SEJAK DAHULU KALA DAN TERJADI DI MAKKAH DAN MADINAH

Kegiatan yang tidak bertentangan seperti diatas telah diceritakan oleh Imam al-Hafidz Jalaluddin as-Suyuthi asy-Syafi’i rahimahullah (salah satu pengarang kitab tafsir Jalalain) sebagai kegiatan yang memang tidak pernah di tinggalkan kaum Muslimin, didalam al-Hawi lil-Fatawi disebutkan :
أن سنة الإطعام سبعة أيام، بلغني أنها مستمرة إلى الآن بمكة والمدينة، فالظاهر أنها لم تترك من عهد الصحابة إلى الآن، وأنهم أخذوها خلفا عن سلف إلى الصدر الأول
“Sesungguhnya sunnah memberikan makan selama 7 hari, telah sampai kepadaku bahwa sesungguhnya amalan ini berkelanjutan dilakukan sampai sekarang (yakni masa al-Hafidz sendiri) di Makkah dan Madinah. Maka secara dhahir, amalan ini tidak pernah di tinggalkan sejak masa para shahabat Nabi hingga masa kini (masa al-Hafidz as-Suyuthi), dan sesungguhnya generasi yang datang kemudian telah mengambil amalan ini dari pada salafush shaleh hingga generasi awal Islam.

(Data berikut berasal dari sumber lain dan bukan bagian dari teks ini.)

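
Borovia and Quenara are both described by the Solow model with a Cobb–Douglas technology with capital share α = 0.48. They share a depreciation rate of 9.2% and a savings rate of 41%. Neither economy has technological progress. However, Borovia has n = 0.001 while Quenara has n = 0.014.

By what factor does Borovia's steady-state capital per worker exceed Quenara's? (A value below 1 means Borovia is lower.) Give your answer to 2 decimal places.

Steady-state k* = [s/(n + δ)]^(1/(1−α)), so the ratio is [ (s_B/(n + δ)_B) / (s_Q/(n + δ)_Q) ]^1.9231.
s_B/(n + δ)_B = 0.41/0.093 = 4.4086; s_Q/(n + δ)_Q = 0.41/0.106 = 3.8679.
Ratio = (4.4086/3.8679)^1.9231 = 1.1398^1.9231 ≈ 1.2861

ratio ≈ 1.29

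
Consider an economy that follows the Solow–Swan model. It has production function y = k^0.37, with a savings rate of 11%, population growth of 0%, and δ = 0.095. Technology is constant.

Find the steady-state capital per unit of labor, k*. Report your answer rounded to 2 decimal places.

In steady state, investment equals break-even investment: s·k^α = (n + δ)·k.
Dividing both sides by k: k^(1−α) = s / (n + δ).
k^0.63 = 0.11 / (0.000 + 0.095) = 0.11 / 0.095 = 1.1579
k* = 1.1579^(1/0.63) ≈ 1.2620

k* = 1.26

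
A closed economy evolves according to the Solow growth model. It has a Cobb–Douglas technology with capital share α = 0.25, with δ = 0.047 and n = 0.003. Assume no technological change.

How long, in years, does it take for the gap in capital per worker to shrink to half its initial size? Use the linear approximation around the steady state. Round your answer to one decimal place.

half-life ≈ 18.5 years

Near the steady state the convergence rate is λ = (1 − α)(n + δ).
λ = (1 − 0.25) × 0.050 = 0.75 × 0.050 = 0.0375
Half-life = ln 2 / λ = 0.6931 / 0.0375 ≈ 18.48 years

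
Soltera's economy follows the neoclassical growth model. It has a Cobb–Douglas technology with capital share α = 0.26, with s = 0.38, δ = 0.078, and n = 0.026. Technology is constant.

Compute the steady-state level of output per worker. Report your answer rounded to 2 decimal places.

y* ≈ 1.58

At the steady state, Δk = 0, so s·k^α = (n + δ)·k.
Dividing both sides by k: k^(1−α) = s / (n + δ).
k^0.74 = 0.38 / (0.026 + 0.078) = 0.38 / 0.104 = 3.6538
k* = 3.6538^(1/0.74) ≈ 5.7606
y* = (k*)^α = 5.7606^0.26 ≈ 1.5766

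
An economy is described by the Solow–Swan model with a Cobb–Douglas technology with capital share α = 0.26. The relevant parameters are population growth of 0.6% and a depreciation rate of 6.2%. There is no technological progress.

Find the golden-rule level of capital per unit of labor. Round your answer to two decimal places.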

Dan didalam kitab-kitab tarikh ketika menuturkan tentang para Imam, mereka mengatakan “manusia (umat Islam) menegakkan amalan diatas kuburnya selama 7 hari dengan membaca al-Qur’an’. [1]
Ini sekaligus persaksian (saksi mata) adanya kegiatan kenduri 7 hari di Makkah dan Madinah sejak dahulu kala. Hal ini kembali di kisahkan oleh al-‘Allamah al-Jalil asy-Syaikh al-Fadlil Muhammad Nur al-Buqis didalam kitab beliau yang khusus membahas kegiatan tahlilan (kenduri arwah) yakni “Kasyful Astaar” dengan menaqal perkataan Imam As-Suyuthi :
أن سنة الإطعام سبعة أيام بلغني و رأيته أنها مستمرة إلى الأن بمكة والمدينة من السنة 1947 م إلى ان رجعت إلى إندونيسيا فى السنة 1958 م. فالظاهر انها لم تترك من الصحابة إلى الأن وأنهم أخذوها خلفاً عن سلف إلى الصدر الإول. اه. وهذا نقلناها من قول السيوطى بتصرفٍ. وقال الإمام الحافظ السيوطى : وشرع الإطعام لإنه قد يكون له ذنب يحتاج ما يكفرها من صدقةٍ ونحوها فكان فى الصدقةِ معونةٌ لهُ على تخفيف الذنوب ليخفف عنه هول السؤل وصعوبة خطاب الملكين وإغلاظهما و انتهارهما.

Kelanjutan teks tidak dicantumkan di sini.